The four wheels on the car rotate, which make the vehicles easy to park because they all steer. Cars would be stored like luggage carts at the airport, with vehicles nesting into one another so that six of the cars fit in the space normally taken by one car. The CityCars would have digital locks that would be remotely accessible to avert theft.

CityCars could be available at Metro and Virginia Railway Express stations and could also be at major shopping centers, shuttling people from, say, Tysons Corner Center to Tysons Galleria. The possibilities are endless, especially in planned communities such as Columbia, Burke and Reston or anyplace in Washington with an extensive network of bicycle trails.
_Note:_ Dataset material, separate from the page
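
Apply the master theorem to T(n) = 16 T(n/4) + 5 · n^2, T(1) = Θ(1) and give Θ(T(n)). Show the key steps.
T(n) = Θ(n^2 log n)

log_4 16 = 2, and f(n) = 5 · n^2 = Θ(n^(log_4 16)). This is Case 2 of the master theorem: T(n) = Θ(f(n) · log n) = Θ(n^2 log n).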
Passengers would swipe a preauthorized card to get access to a car, which they could ride home. Then they would recharge it before returning it. The cars could be owned by governments or shared, like the rent-by-the-hour ZipCars, and managed by a private company.

Although most of Bulova's colleagues on the Fairfax County Board of Supervisors back her request for more information about the personal vehicles, Supervisor Michael R. Frey (R-Sully) was skeptical of the concept.
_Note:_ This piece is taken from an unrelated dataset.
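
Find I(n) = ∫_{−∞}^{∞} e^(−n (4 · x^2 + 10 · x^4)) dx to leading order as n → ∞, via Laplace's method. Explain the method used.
I(n) ~ sqrt(π/(4n))

φ(x) = 4 · x^2 + 10 · x^4 has its unique global minimum at x* = 0 (since φ'(x) = 8x + 40x^3 = 0 only at x = 0 for real x with both coefficients positive, and φ → ∞ as |x| → ∞). At x* = 0, φ(0) = 0 and φ''(0) = 8. Laplace's method then gives
  I(n) ~ sqrt(2π / (n · φ''(0))) · e^(−n φ(0)) = sqrt(2π / (8n)) = sqrt(π/(4n)).
The 10 · x^4 term contributes only at subleading order (an O(1/n) relative correction).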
"If we put these on our pedestrian pathways, I would raise significant safety issues" about them, he said.

Ronald F. Kirby, director of transportation planning at the Metropolitan Washington Council of Governments, said he finds the idea intriguing but echoed Frey's safety concern. He worries that the CityCars wouldn't meet the crash safety standards required of regular automobiles if they went on roads, and they could add to bike path crowding: speeding bicyclists mingling with slow-moving children walking their pets and oblivious joggers listening to music on headphones.

"The No. 1 question is safety," Kirby said, adding that the general idea of shared vehicles is quickly gaining popularity. The idea of "publicly owned bicycles, where you take one and need to return it . . . is taking off in Europe," he said.

Ryan Chin, one of the MIT students working on the project, said he believes the problems can be solved through engineering and promotion of social etiquette that encourages sharing a vehicle.

"We know it's viable, and we know it could make a difference," said Chin, a doctoral candidate who is an architect as well as an engineer.

Some transit analysts said the personal vehicle could represent the future, because a "radical departure" from traditional transit planning is needed. Robert Puentes, a fellow at the Brookings Institution, said that people have "a tremendous frustration with the transportation network, a near despondency," and are looking for innovative ideas.

"We've maxed out the traditional responses, which is building new stuff," Puentes said.

Bulova said she asked the county transportation department to review the concept after it was brought to her attention by lawyer attorney John McGehan, who serves with Bulova on the board of directors of the Central Fairfax Chamber of Commerce.

McGehan, who read a magazine piece about CityCars, said they struck him as a solution to the question he had heard about how people would travel between the planned new Metro stations in Tysons Corner, Reston and Herndon and to their office complexes.

"Fairfax wants to present itself as cutting edge," he said. "This seems like a smart idea, really cool."